Carpathian Forest se forme sous le nom initial de The Childmolesters en 1990 à Sandnes en Norvège autour du vocaliste et claviériste Roger «
Nattefrost » Rasmussen et du guitariste Johnny « Nordavind » Krovel. Un temps rebaptisé
Enthrone, le projet des névropathes asociaux du comté de Rogaland abandonne le concept thématique de la dépravation sexuelle propre à The Childmolesters pour investir dès 1991 celui des ténèbres et des forces occultes dans une première démo de
Misanthropic Black
Metal intitulée «
Black Wings ». Sous le funeste patronyme de
Carpathian Forest voit le jour quatre démos parmi lesquelles «
In These Trees Are My Gallows » et «
Journey Through the Cold Moors of Svarttjern » (1993) avant que ne sorte en 1995 sur le label italien Avantgarde Music un premier EP répondant au nom solennel et augural de «
Through Chasm, Caves and Titan Woods ».
Motörhead et
Venom. Telles semblent être les influences musicales majeures animant de façon on ne peut plus prépondérante le black metal basique mais terriblement efficace du
Carpathian Forest cuvée 1995 tant les intenses et jouissifs «
Carpathian Forest » et « The
Pale Mist Hovers Towards the Nightly
Shores » transpirent irréfutablement un feeling roots garantissant alors la singularité du combo à l’aube de la démocratisation et de la pérennité des orchestrations grandiloquentes héritées de l’immuable
Emperor chères aux
Dimmu Borgir,
Limbonic Art et autres
Bal Sagoth pour ne citer que quelques uns de ces groupes trop faciles d’accès qui dommageablement monopoliseront les projecteurs sur un style jadis intimiste, magique et réservé aux seuls initiés. Manque de vision et primarisme musical diront certains ; puissance sonore brute et authentique diront les autres ; toujours est il que «
Through Chasm, Caves and Titan Woods » semble constituer l’expression sincère et on ne peut plus franche de la névrose pluridimensionnelle de deux aliénés solitaires pour qui un black metal primitif et malsain à souhaits s’avère probablement être le seul et unique moyen de canaliser une aversion exacerbée d’un monde extérieur jugé vain, matérialiste et corrompu moralement et ainsi d’éviter d’en venir aux armes et de passer le restant d’une existence cynique et maudite derrière les barreaux d’une cellule de prison froide et humide selon les propres termes des géniteurs du combo norvégien de Sandnes. Dans un registre presque similaire à celui de la sauvagerie émanant des deux premiers morceaux du disque, relevons « When Thousand
Moon Have Circled » quoiqu’au tempo plus retenu que sur les invectives atrabilaires que sont «
Carpathian Forest » et « The
Pale Mist Hovers Towards the Nightly
Shores » mais qui cependant parvient aisément à empreindre l’âme tourmentée de l’auditeur de sentiments fielleux et vindicatifs au possible, notamment grâce à une rythmique des plus lancinantes.
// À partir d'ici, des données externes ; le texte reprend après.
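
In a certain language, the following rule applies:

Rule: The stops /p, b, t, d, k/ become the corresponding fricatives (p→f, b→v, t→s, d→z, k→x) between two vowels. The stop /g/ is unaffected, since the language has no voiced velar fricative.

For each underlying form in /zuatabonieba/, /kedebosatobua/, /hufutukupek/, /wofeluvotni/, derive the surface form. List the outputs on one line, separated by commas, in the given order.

zuasavonieva, kezevosasovua, hufusuxufek, wofeluvotni

/zuatabonieba/: /t/ is a stop between vowels /a/ and /a/, so it spirantizes to the fricative [s]. /b/ is a stop between vowels /a/ and /o/, so it spirantizes to the fricative [v]. /b/ is a stop between vowels /e/ and /a/, so it spirantizes to the fricative [v]. → [zuasavonieva].
/kedebosatobua/: /d/ is a stop between vowels /e/ and /e/, so it spirantizes to the fricative [z]. /b/ is a stop between vowels /e/ and /o/, so it spirantizes to the fricative [v]. /t/ is a stop between vowels /a/ and /o/, so it spirantizes to the fricative [s]. /b/ is a stop between vowels /o/ and /u/, so it spirantizes to the fricative [v]. → [kezevosasovua].
/hufutukupek/: /t/ is a stop between vowels /u/ and /u/, so it spirantizes to the fricative [s]. /k/ is a stop between vowels /u/ and /u/, so it spirantizes to the fricative [x]. /p/ is a stop between vowels /u/ and /e/, so it spirantizes to the fricative [f]. → [hufusuxufek].
/wofeluvotni/: the rule's environment is not met; surfaces unchanged as [wofeluvotni].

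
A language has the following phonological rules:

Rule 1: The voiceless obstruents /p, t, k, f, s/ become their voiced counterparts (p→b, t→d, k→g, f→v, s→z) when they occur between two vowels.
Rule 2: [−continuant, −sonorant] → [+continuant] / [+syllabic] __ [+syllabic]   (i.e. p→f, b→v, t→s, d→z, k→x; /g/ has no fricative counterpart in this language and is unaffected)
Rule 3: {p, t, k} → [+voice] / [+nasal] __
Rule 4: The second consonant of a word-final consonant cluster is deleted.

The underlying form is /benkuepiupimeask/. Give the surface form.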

Les grands artistes de ce monde présentent pour beaucoup la particularité et le paradoxe de voir leur démarche créatrice se déchirer fréquemment de façon ambivalente entre des inspirations en apparence contradictoires mais en finalité on ne peut plus complémentaires. Ainsi, alors que d’un point de vue superficiel sa facture semble être synonyme de brutalité primaire et rétrograde, «
Through Chasm, Caves and Titan Woods » présente également le grand intérêt d’investir les sphères dénuées de lumière de la mélancolie et de d’autres affections cristallines à travers des morceaux incitant l’auditeur à s’émouvoir et rendant hommage à l’œuvre littéraire de l’auteur
Edgar Allan Poe notamment. A ce titre, « The
Eclipse / The
Raven » et «
Journey Through the Cold Moors of Svarttjern » tendent irrémédiablement à rompre avec les patterns imposés par les primitifs «
Carpathian Forest », « The
Pale Mist Hovers Towards the Nightly
Shores » et autres « When Thousand
Moon Have Circled » pour laisser
Carpathian Forest épanouir des aspirations romantiques mais sombres au sein de sa première production officielle. Véritable ode à la solitude et à l’introspection personnelle, « The
Eclipse / The
Raven » voit un
Nattefrost réfléchi et affecté s’exprimer avec une émotion incommensurable sur une complainte musicale désenchantée, récitant pour l’occasion et avec une solennité remarquable un couple de strophes tirées du poème « The
Raven » d’
Edgar Allan Poe narrant la claustration tragique d’un être torturé dans une chambre vétuste ayant pour seule compagnie ses propres démons et quelques livres dans lesquels s’évader psychiquement. Ultime doléance de l’opus, la magnifique mais dépressive «
Journey Through the Cold Moors of Svarttjern » qui grave, lancinante et glaciale à souhaits semble flirter avec une insolente complaisance en compagnie d’un suicidal black metal obsédant rappelant les premiers états neurasthéniques des légendaires
Xasthur,
Shining et autres
Forgotten Tomb.
Oscillant pertinemment entre véhémence musicale brute et romantisme sombre et raffiné pour au final révéler un premier effort de grande classe possédant l’insidieuse capacité à envouter l’âme d’un auditeur dès lors à la limite de la transcendance mentale, «
Through Chasm, Caves and Titan Woods » s’avère être une démarche intéressante illustrant l’affection prononcée de deux âmes sombres et dignes représentantes de l’underground black metal norvégien. Respirant à pleins poumons une authenticité sans faille à une heure ou le metal noir se complait honteusement dans les sphères aseptisées du music business qui jadis lui crachait à la figure, ce premier EP de
Carpathian Forest est à conseiller à tous les amoureux du black metal sincère et désintéressé synonyme dans le cas des dégénérés du comté de Rogaland de perversion, de haine ultime et de misanthropie mélancolique.
Petite remarque HS après visionage de la video jointe à la chronique: pourquoi mais POURQUOI une musique aussi sombre et sérieuse que le Black Metal s'accompagne toujours de corpse paint clownesque et d'une attitude ridicule ???
Sinon encore une très bonne chronique qui me donne envie de jeter une oreille sur l'album.